Sorry, we haven't reviewed this spot yet.
The readers say...
Yes :-) Dianne's review (Aug 14th 2008)
Best Chinese ever eaten; no combo plates but traditional entree platter feeding 3—plenty of take home boxes available. Husband and I order 2 or 3 entres specifically for home meals the next few days. Lemon chicken is thigh meat and orange chicken is white meat, both sinfully delicious.
Yes :-) A-Gar's review (Oct 29th 2008)
King Yen has the best Chinese food in Spokane. Period.
I grew up in Taiwan, and my mission in life is to find the closest thing to real Chinese in any town I live in. King Yen does it. If your idea of Chinese is P.F. Chang’s, Panda Express, or the Cathay Inn, you may not like King Yen. But I doubt it.
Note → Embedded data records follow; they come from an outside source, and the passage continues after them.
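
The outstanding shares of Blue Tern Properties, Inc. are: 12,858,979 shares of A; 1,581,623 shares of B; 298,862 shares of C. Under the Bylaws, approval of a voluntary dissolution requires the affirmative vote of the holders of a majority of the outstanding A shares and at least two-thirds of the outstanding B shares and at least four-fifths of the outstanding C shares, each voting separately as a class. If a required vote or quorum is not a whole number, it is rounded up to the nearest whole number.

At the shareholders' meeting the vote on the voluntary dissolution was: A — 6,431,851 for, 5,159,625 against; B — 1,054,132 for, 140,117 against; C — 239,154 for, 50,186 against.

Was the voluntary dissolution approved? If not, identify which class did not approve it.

Not approved — the B shares did not give the required vote.

A: a majority of 12858979 is 6429490; 6,429,490 required, 6,431,851 in favor — approved.
B: 2/3 of 1581623 = 1054415.33, rounded up to 1054416; 1,054,416 required, 1,054,132 in favor — not approved.
C: 4/5 of 298862 = 239089.60, rounded up to 239090; 239,090 required, 239,154 in favor — approved.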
Decor is basic to American standards, but quite close to what you might find in a Taiwanese or Chinese restaurant. The food is fabulous, and the portions are large. Ever Christmas Eve my family dines here, and seven dishes feed all fourteen of us, with leftovers to spare. I’ve never had a disappointing dish here. Try the spicy squid, you’ll thank me.
Overall, one of Spokane’s little known treasures.
No :-( Retired Chef's review (Nov 7th 2008)
Spokane is Chinese challenged; it makes mediocre food like PF changes and even not-so-good food life Panda Express seems to be okay food. So about every three or four months we build up enough courage to try another ‘Chinese’ restaurant in Spokane. We mentally build ourselves up for a good experience, we WANT to find someplace, anyplace that serves something that we can say is good.
So how did King Yen fare, well we renamed it King Yuck and that says it all. We had one meat dish (beef) that was inexplicably made with flap meat. Flap meat does not do well being cooked under high heat, it tends to tighten the fibers, make it curl and become tough and this is what we had, curly strips of tough leathery meat dripping in a over abundance of oil.
Second dish was noodle dish but better renamed an oil dish. I had never in my whole life seen so much oil used on any one dish. It was inedible.
I don’t think I need to mention the rather sparse ambience, unclean seats, tables, bathrooms or anything else that turned this dining experience into another dreadful outing.
One last comment we brought home the food to see if our scavenger children would eat it—no luck they even the starving teenagers passed it by.